Undergraduate, B.A. in English Education; Minor in Theatre Arts
When Claudia Amador was eight years old, she came to realize how dangerous her West Modesto neighborhood was when she found a bullet casing left by gang members the next street over. She said her neighborhood played a major role in her mindset of survival and success.
“Although my neighborhood seemed, and still seems, to be under attack every other week, it’s never hindered my dreams and goals in life and I haven’t done anything alone,” Amador said.
Amador is a first-generation college student whose parents made the treacherous trip from Mexico to the United States to work the fields in the Central Valley. She credits her parent’s high involvement with her education as a primary influence in her scholarship.
With plans to enter the credential programs and be a K-12 teacher in the neighborhood she grew up in, she hopes to be involved in her students and inspire them to strive for high places. In addition, Amador seeks to dismantle systems of oppression, including re-shaping curriculum to include underserved voices.
“Claudia has responded to her outer circumstances by leaning in the other direction, with energy, drive, and exuberance,” Associate Professor of Comparative and World Literature Steve Adisasmito-Smith said. “She is a force of nature and has bright prospects ahead of her. “
In the classroom and in extracurricular activities, Amador strives to excel.
“Of all the students I’ve taught since my arrival at Fresno State, Claudia is easily one of the most excited about her learning. It shows on her face when something is blowing her mind, and she wants to know more! She has a voracious appetite for learning,” English Department Professor and Chair Melanie Hernandez, Ph.D. said.
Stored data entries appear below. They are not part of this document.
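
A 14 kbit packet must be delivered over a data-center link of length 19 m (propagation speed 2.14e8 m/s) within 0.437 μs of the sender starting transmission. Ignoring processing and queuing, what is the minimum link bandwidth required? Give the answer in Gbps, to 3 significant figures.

40.2 Gbps

Propagation delay = 19 / 214000000 = 0.088785 μs.
Transmission budget = 0.437 − 0.088785 = 0.348215 μs.
R ≥ L / t_tx = 14000 bits / 3.48215e-07 s = 40.2 Gbps.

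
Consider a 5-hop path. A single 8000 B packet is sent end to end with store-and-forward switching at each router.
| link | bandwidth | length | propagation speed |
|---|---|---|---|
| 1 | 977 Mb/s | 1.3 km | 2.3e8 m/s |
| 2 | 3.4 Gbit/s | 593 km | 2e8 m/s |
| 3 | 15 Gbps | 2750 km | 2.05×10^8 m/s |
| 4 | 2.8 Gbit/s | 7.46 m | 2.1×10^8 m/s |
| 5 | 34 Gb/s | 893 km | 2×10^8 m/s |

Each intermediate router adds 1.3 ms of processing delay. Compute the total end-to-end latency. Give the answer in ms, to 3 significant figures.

26.2 ms

L = 8000 × 8 = 64000 bits.
Transmission delays (L/R per hop): 0.0655067, 0.0188235, 0.00426667, 0.0228571, 0.00188235 ms; sum = 0.113336 ms.
Propagation delays (d/s per hop): 0.00565217, 2.965, 13.4146, 3.55238e-05, 4.465 ms; sum = 20.8503 ms.
Processing at 4 router(s): 4 × 1.3 ms = 5.2 ms.
End-to-end = 26.2 ms.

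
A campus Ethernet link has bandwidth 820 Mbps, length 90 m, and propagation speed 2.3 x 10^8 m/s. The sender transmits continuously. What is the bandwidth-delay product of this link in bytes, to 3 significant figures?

40.1 bytes

Propagation delay = 90 / 2.3e+08 = 3.91304e-07 s.
BDP = R × t_prop = 820000000 × 3.91304e-07 = 320.87 bits.
In bytes: 320.87/8 = 40.1 bytes.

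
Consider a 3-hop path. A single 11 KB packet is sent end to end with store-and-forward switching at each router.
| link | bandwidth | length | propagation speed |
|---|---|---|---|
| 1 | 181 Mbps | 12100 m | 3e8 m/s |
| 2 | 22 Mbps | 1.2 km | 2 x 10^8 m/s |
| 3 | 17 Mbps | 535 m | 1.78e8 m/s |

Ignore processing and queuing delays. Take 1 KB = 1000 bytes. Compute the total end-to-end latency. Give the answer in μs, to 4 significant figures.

9712 μs

L = 88000 bits.
Transmission delays (L/R per hop): 486.188, 4000, 5176.47 μs; sum = 9662.66 μs.
Propagation delays (d/s per hop): 40.3333, 6, 3.00562 μs; sum = 49.339 μs.
End-to-end = 9712 μs.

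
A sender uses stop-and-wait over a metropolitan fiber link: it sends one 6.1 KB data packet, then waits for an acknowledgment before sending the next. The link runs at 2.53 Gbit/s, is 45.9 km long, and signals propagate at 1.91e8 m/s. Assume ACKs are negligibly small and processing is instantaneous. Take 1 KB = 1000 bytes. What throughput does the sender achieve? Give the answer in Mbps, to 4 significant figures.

97.62 Mbps

t_tx = L/R = 48800/2530000000 = 1.92885e-05 s.
t_prop = 45900/191000000 = 0.000240314 s; RTT = 0.000480628 s.
Cycle = t_tx + RTT = 0.000499917 s.
Throughput = L / cycle = 48800 / 0.000499917 = 97.62 Mbps.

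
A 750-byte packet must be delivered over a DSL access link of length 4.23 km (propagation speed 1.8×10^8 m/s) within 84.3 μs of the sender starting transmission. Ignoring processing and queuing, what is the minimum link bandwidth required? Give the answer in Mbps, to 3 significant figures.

L = 6000 bits.
Propagation delay = 4230 / 180000000 = 23.5 μs.
Transmission budget = 84.3 − 23.5 = 60.8 μs.
R ≥ L / t_tx = 6000 bits / 6.08e-05 s = 98.7 Mbps.

98.7 Mbps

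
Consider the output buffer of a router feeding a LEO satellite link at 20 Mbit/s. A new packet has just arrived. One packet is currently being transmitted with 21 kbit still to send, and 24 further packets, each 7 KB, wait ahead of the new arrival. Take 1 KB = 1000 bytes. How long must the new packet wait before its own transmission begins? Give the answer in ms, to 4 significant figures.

Each queued packet: L/R = 56000/20000000 = 2.8 ms.
24 queued → 67.2 ms.
Plus remaining 21000 bits of current packet: 1.05 ms.
Queuing delay = 68.25 ms.

68.25 ms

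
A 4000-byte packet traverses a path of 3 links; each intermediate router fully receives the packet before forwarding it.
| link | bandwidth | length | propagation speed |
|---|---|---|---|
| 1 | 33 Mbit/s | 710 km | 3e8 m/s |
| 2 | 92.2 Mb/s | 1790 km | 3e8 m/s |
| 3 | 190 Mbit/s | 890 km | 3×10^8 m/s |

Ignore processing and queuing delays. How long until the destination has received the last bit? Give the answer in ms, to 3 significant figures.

L = 4000 × 8 = 32000 bits.
Transmission delays (L/R per hop): 0.969697, 0.347072, 0.168421 ms; sum = 1.48519 ms.
Propagation delays (d/s per hop): 2.36667, 5.96667, 2.96667 ms; sum = 11.3 ms.
End-to-end = 12.8 ms.

12.8 ms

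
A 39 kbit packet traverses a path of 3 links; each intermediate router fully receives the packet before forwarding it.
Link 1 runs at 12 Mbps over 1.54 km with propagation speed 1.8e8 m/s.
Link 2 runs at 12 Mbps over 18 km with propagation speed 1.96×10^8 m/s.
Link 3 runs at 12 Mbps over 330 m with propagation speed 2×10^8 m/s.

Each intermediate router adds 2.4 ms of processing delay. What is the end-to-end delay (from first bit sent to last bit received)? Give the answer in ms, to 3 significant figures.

14.7 ms

L = 39000 bits.
Transmission delay per hop = L/R = 39000/12000000 = 3.25 ms; 3 hops → 9.75 ms.
Propagation delays (d/s per hop): 0.00855556, 0.0918367, 0.00165 ms; sum = 0.102042 ms.
Processing at 2 router(s): 2 × 2.4 ms = 4.8 ms.
End-to-end = 14.7 ms.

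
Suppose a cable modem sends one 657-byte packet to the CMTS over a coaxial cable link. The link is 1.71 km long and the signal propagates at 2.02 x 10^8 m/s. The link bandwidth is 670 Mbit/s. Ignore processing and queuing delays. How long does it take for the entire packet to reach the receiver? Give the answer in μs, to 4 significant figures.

L = 657 × 8 = 5256 bits.
Transmission delay = L/R = 5256 / 670000000 = 7.84478 μs.
Propagation delay = d/s = 1710 m / 202000000 m/s = 8.46535 μs.
Total = 16.31 μs.

16.31 μs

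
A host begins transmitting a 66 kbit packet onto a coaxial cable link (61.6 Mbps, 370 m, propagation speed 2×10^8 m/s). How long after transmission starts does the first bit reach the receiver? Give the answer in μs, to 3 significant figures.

First bit experiences only propagation delay: d/s = 370/200000000 = 1.85 μs.

1.85 μs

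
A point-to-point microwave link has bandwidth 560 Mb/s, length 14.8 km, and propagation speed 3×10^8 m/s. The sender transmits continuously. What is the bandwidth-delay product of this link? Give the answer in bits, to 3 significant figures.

27600 bits

Propagation delay = 14800 / 300000000 = 4.93333e-05 s.
BDP = R × t_prop = 560000000 × 4.93333e-05 = 27626.7 bits.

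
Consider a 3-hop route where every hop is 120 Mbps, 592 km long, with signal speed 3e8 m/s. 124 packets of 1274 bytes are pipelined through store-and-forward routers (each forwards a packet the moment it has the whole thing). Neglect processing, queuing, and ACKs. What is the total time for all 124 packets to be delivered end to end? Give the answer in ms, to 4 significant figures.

16.62 ms

Per-hop transmission t_tx = L/R = 10192/120000000 = 0.0849333 ms.
Per-hop propagation t_prop = 592000/300000000 = 1.97333 ms.
Pipeline fill: first packet needs 3·t_tx to clear all hops; remaining 123 packets each add one t_tx.
Total = (3+124-1)·t_tx + 3·t_prop = 126·0.0849333 + 3·1.97333 = 16.62 ms.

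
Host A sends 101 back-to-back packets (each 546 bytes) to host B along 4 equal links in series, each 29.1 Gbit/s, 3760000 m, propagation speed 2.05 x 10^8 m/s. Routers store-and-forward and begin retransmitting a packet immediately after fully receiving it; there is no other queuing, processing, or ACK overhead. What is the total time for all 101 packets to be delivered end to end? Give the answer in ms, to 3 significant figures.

Per-hop transmission t_tx = L/R = 4368/29100000000 = 0.000150103 ms.
Per-hop propagation t_prop = 3760000/2.05e+08 = 18.3415 ms.
Pipeline fill: first packet needs 4·t_tx to clear all hops; remaining 100 packets each add one t_tx.
Total = (4+101-1)·t_tx + 4·t_prop = 104·0.000150103 + 4·18.3415 = 73.4 ms.

73.4 ms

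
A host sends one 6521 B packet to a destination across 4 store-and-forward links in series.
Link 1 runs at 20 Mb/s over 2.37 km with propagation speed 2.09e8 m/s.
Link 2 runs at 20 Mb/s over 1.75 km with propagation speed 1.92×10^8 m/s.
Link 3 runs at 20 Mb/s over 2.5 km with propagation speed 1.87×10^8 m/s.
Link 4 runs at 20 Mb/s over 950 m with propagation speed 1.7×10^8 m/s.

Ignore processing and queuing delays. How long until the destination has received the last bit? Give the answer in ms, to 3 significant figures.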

Amador has presented twice at the Undergraduate Conference for Multiethnic Literature in the Americas (UCMLA) as well as a piece titled “Valeria” at Fresno State’s Creative Writing Future Alumni Showcase.
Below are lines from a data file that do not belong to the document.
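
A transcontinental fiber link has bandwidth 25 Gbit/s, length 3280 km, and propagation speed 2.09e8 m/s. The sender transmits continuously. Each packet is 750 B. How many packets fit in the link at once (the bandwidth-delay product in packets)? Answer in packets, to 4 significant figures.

Propagation delay = 3280000 / 209000000 = 0.0156938 s.
BDP = R × t_prop = 25000000000 × 0.0156938 = 392344000 bits.
In packets of 6000 bits: 65390 packets.

65390 packets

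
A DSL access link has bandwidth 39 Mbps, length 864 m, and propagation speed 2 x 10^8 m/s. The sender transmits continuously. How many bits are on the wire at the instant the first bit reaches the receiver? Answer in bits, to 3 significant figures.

168 bits

Propagation delay = 864 / 200000000 = 4.32e-06 s.
BDP = R × t_prop = 39000000 × 4.32e-06 = 168.48 bits.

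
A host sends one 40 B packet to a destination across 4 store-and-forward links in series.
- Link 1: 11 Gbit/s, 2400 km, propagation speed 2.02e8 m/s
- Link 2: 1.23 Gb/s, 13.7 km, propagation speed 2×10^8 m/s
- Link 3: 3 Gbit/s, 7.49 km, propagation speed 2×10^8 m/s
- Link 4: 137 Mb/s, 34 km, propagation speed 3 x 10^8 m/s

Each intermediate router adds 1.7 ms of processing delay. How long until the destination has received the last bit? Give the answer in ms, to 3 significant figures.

17.2 ms

L = 40 × 8 = 320 bits.
Transmission delays (L/R per hop): 2.90909e-05, 0.000260163, 0.000106667, 0.00233577 ms; sum = 0.00273169 ms.
Propagation delays (d/s per hop): 11.8812, 0.0685, 0.03745, 0.113333 ms; sum = 12.1005 ms.
Processing at 3 router(s): 3 × 1.7 ms = 5.1 ms.
End-to-end = 17.2 ms.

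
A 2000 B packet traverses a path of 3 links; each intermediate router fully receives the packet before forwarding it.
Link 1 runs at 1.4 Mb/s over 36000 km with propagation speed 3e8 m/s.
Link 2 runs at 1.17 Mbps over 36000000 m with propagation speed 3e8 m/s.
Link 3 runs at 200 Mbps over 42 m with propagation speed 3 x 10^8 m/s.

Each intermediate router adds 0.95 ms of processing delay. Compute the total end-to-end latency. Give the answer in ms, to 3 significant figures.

267 ms

L = 2000 × 8 = 16000 bits.
Transmission delays (L/R per hop): 11.4286, 13.6752, 0.08 ms; sum = 25.1838 ms.
Propagation delays (d/s per hop): 120, 120, 0.00014 ms; sum = 240 ms.
Processing at 2 router(s): 2 × 0.95 ms = 1.9 ms.
End-to-end = 267 ms.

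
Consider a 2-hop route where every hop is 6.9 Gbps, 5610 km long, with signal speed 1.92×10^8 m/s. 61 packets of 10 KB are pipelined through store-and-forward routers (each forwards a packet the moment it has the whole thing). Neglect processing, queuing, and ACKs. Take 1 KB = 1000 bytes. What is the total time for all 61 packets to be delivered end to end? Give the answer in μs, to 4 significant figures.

Per-hop transmission t_tx = L/R = 80000/6900000000 = 11.5942 μs.
Per-hop propagation t_prop = 5610000/192000000 = 29218.8 μs.
Pipeline fill: first packet needs 2·t_tx to clear all hops; remaining 60 packets each add one t_tx.
Total = (2+61-1)·t_tx + 2·t_prop = 62·11.5942 + 2·29218.8 = 59160 μs.

59160 μs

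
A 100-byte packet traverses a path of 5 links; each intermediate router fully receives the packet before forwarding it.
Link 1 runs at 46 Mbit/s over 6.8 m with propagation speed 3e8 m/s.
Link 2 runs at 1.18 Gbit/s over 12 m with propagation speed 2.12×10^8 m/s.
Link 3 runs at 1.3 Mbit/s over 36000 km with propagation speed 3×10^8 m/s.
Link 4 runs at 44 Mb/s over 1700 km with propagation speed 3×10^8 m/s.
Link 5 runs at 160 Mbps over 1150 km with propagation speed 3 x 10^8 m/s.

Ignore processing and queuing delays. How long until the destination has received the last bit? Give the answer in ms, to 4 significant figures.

130.2 ms

L = 100 × 8 = 800 bits.
Transmission delays (L/R per hop): 0.0173913, 0.000677966, 0.615385, 0.0181818, 0.005 ms; sum = 0.656636 ms.
Propagation delays (d/s per hop): 2.26667e-05, 5.66038e-05, 120, 5.66667, 3.83333 ms; sum = 129.5 ms.
End-to-end = 130.2 ms.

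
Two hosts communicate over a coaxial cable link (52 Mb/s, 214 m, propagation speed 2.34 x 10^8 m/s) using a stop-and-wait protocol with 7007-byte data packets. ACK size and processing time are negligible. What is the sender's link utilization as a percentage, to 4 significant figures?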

Outside of the classroom, Amador has been a student coordinator for Vintage Days, recruitment officer for Trabajadores de la Raza and Vice President of the Resident Hall Association. In addition, Amador can often be found volunteering for events in the Fresno and Modesto communities.
Amador has received the College of Arts and Humanities Dean’s Council Scholarship, Eugene Zumwalt Scholarship, Local 270 Scholarship, Ronald E. McNair Scholarship, Northern California Laborers Scholarship, Northern California Laborers Scholarship, Parent Institute for Quality Education Scholarship, and the St. Jude Catholic Church Scholarship.
The College of Arts and Humanities Students of Distinction represents the best of their department and will be honored at the Arts in Motion event at 2 p.m. Saturday, April 10 – the culminating event of the Arts in Motion Showcase week. From these students, one undergraduate and one graduate Dean’s Medalist will be selected. The Dean’s Medalists are then eligible to receive the President’s Medal, the university’s highest student honor.